Несовершенная публичная сфера. История режимов публичности в России — страница 39 из 116

[541].

Несмотря на распространение просвещения, Потанин возмущался отсутствием организованной группы «инородческих» интеллектуалов, так как «нет у них концентрации, нет ни киргизского, ни бурятского умственного центра». Однако, как ни странно, одной из самых перспективных групп областники видели якутов: в силу различий в экономическом развитии региона «только одни якуты как будто разрешили этот вопрос [культурного развития] или, по крайней мере, имеют задатки разрешить его»[542]. Действительно, к началу XX века в Якутской области стала зарождаться группа местных интеллигентов[543], задумывавшихся о судьбе региона. Описывая основные задачи якутской интеллигенции, М. Афанасьев, один из первых представителей интеллектуалов, подчеркивал:

…Якутская область – наша родина, и там нужны люди и примеры… Мы очень далеки от образованных русских, и наша нравственная обязанность помочь якутам сделать первый шаг на пути к развитию… Только тесная и живая связь с образованной частью русского общества может поддержать нас, дать нам возможность жить и быть полезными там, в родной стране[544].

В это время общественность в Якутии практически отсутствовала. Культурное пространство было сосредоточено в Якутске, не отличаясь большим многообразием. Небольшая по численности публика собиралась в местном клубе для проведения публичных чтений (Жуковского, Пушкина и т. д.), театральных и музыкальных вечеров[545]. Подобный социальный институт во многом компенсировал отсутствие в провинции общественной и политической жизни и являлся основным местом не только интеллектуалов, но и рядовых жителей Якутска: происходило постепенное вовлечение якутов в публичную сферу.

Нарастающее социальное недовольство, земельный вопрос и административная политика создавали предпосылки для появления местной интеллектуальной прослойки. Социализируясь с политическими ссыльными, народниками и учеными, якутский общественный деятель, журналист и публицист В. Никифоров перенял ключевое понятие «интеллигенция» – в народническом понимании моральное сообщество, осознающее свой долг перед «народом» (нацией), противостоящее официальным властям и борющееся за социальное равенство и справедливость[546]. Новый идейный опыт, полученный им в ходе Сибиряковской экспедиции, определил его интеллектуальный путь в качестве проводника демократических институтов и дискурса социальной справедливости в Якутской области во время революционных событий 1905–1907 годов[547]. В контексте кризиса Российской империи, неспособной справиться с нарастающим массовым недовольством, 4 января 1906 года по инициативе Никифорова был создан «Союз якутов»[548]. Члены-организаторы высказались за введение земства, за признание всех земель, находившихся в пользовании инородцев, принадлежащими якутам, за представительство в Государственной думе. Главной целью «Союза» было «прочное установление своих гражданских и экономических прав»[549]. Это ознаменовало бурный рост общественной жизни в Якутии.

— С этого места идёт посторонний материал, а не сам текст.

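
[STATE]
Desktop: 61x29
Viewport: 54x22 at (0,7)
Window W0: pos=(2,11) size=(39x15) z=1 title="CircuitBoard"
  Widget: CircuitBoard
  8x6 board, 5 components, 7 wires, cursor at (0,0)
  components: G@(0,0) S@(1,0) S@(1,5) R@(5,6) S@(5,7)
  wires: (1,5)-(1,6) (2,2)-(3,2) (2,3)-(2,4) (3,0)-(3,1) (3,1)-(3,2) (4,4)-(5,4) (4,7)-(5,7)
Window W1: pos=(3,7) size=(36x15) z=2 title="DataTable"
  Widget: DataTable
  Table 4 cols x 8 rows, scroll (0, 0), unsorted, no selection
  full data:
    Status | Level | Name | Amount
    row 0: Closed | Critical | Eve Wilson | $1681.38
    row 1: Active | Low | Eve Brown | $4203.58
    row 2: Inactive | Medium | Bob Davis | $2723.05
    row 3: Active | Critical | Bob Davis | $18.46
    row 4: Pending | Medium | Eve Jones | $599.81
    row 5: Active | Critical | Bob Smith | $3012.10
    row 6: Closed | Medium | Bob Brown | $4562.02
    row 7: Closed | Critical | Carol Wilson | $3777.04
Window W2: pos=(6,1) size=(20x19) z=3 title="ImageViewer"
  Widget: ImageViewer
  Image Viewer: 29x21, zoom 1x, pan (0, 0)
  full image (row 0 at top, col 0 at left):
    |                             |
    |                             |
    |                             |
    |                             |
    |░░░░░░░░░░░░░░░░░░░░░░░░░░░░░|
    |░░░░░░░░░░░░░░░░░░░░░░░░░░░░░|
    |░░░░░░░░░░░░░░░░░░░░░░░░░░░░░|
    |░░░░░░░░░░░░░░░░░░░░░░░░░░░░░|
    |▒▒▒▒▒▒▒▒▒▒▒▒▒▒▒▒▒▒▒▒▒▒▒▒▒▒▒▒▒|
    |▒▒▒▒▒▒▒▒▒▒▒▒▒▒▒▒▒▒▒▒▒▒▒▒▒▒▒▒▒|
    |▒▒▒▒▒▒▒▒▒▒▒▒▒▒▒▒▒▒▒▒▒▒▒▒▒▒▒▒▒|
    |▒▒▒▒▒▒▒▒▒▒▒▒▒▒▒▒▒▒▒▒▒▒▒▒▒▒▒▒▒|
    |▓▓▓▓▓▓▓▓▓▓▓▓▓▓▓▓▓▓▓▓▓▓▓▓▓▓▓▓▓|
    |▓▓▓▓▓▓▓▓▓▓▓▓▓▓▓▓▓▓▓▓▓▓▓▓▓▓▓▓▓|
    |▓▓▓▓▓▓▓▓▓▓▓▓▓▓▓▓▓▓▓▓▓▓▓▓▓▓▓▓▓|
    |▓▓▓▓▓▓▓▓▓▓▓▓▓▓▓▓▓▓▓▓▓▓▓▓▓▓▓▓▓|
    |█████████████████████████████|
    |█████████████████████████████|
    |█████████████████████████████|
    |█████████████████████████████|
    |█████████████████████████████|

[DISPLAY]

   ┏━━┃                  ┃━━━━━━━━━━━━┓               
   ┃ D┃░░░░░░░░░░░░░░░░░░┃            ┃               
   ┠──┃░░░░░░░░░░░░░░░░░░┃────────────┨               
   ┃St┃░░░░░░░░░░░░░░░░░░┃        │Amo┃               
  ┏┃──┃░░░░░░░░░░░░░░░░░░┃────────┼───┃━┓             
  ┃┃Cl┃▒▒▒▒▒▒▒▒▒▒▒▒▒▒▒▒▒▒┃Wilson  │$16┃ ┃             
  ┠┃Ac┃▒▒▒▒▒▒▒▒▒▒▒▒▒▒▒▒▒▒┃Brown   │$42┃─┨             
  ┃┃In┃▒▒▒▒▒▒▒▒▒▒▒▒▒▒▒▒▒▒┃Davis   │$27┃ ┃             
  ┃┃Ac┃▒▒▒▒▒▒▒▒▒▒▒▒▒▒▒▒▒▒┃Davis   │$18┃ ┃             
  ┃┃Pe┃▓▓▓▓▓▓▓▓▓▓▓▓▓▓▓▓▓▓┃Jones   │$59┃ ┃             
  ┃┃Ac┃▓▓▓▓▓▓▓▓▓▓▓▓▓▓▓▓▓▓┃Smith   │$30┃ ┃             
  ┃┃Cl┃▓▓▓▓▓▓▓▓▓▓▓▓▓▓▓▓▓▓┃Brown   │$45┃ ┃             
  ┃┃Cl┗━━━━━━━━━━━━━━━━━━┛l Wilson│$37┃ ┃             
  ┃┃                                  ┃ ┃             
  ┃┗━━━━━━━━━━━━━━━━━━━━━━━━━━━━━━━━━━┛ ┃             
  ┃                                     ┃             
  ┃4                   ·           ·    ┃             
  ┃                    │           │    ┃             
  ┗━━━━━━━━━━━━━━━━━━━━━━━━━━━━━━━━━━━━━┛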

Сформировавшийся на территории Якутской области дискурс самоуправления стал получать распространение благодаря зачаточным механизмам публичной политики – через прессу, выступления, литературные вечера. Постепенно идеи интеллигенции проникали в города и улусы Якутской области – учитывая огромные расстояния и неразвитость коммуникаций, непосредственную роль в передаче информации играли межродовые и межличностные связи. Для молодой якутской печати было важно поддерживать идейную взаимосвязь с общесибирским и областническим полем, «обсуждение и освещение местных вопросов и нужд»[550]. Рост общественной активности в Якутской области на фоне относительной либерализации после 1905–1907 годов был восторженно встречен в региональной печати: много писали о деятельности «Союза якутов», об организации просветительских обществ, целью которых было народное образование. Однако пропорционально возросло и давление со стороны администрации, которая препятствовала регистрации новых инициатив, каждый год закрывая региональные газеты[551]. Происходившая трансформация социального пространства в результате деятельности якутской интеллигенции воспринималась не более и не менее как «ломка строя»[552], а вовлечение широких масс якутов в решение проблем области – как «смелый опыт над строем целой нации»[553]. Репрессии властей не смогли затормозить развитие процессов общественной самоорганизации в Якутии и переосмысление местных интересов как национальных – в прессе, дискуссиях в клубах и театральных постановках.

Начавшаяся в 1914 году война сыграла важнейшую роль в регионализации пространств империи[554]: невозможность призыва «инородцев» в действующую армию воспринималась ими как символическое исключение из общеимперских гражданских процессов. Развитие публичных пространств в Якутии, идеи просвещения, социальной справедливости и демократии, а также некоторые социальные модификации привели к активизации национального движения. Как отмечал К. Залевский, общественная революционная волна способствовала развитию национальной культуры в различных окраинах империи, активизируя национальный вопрос, «игравший всегда важную роль в общественной жизни»[555]. Механизмы публичной сферы в данном контексте выполнили одну из ключевых функций мобилизации населения сибирской окраины, ее вовлечения в модерные дискурсы национализма, самоуправления и автономизма, а также повлияли на рост читающей публики и на формирование якутского «воображаемого сообщества».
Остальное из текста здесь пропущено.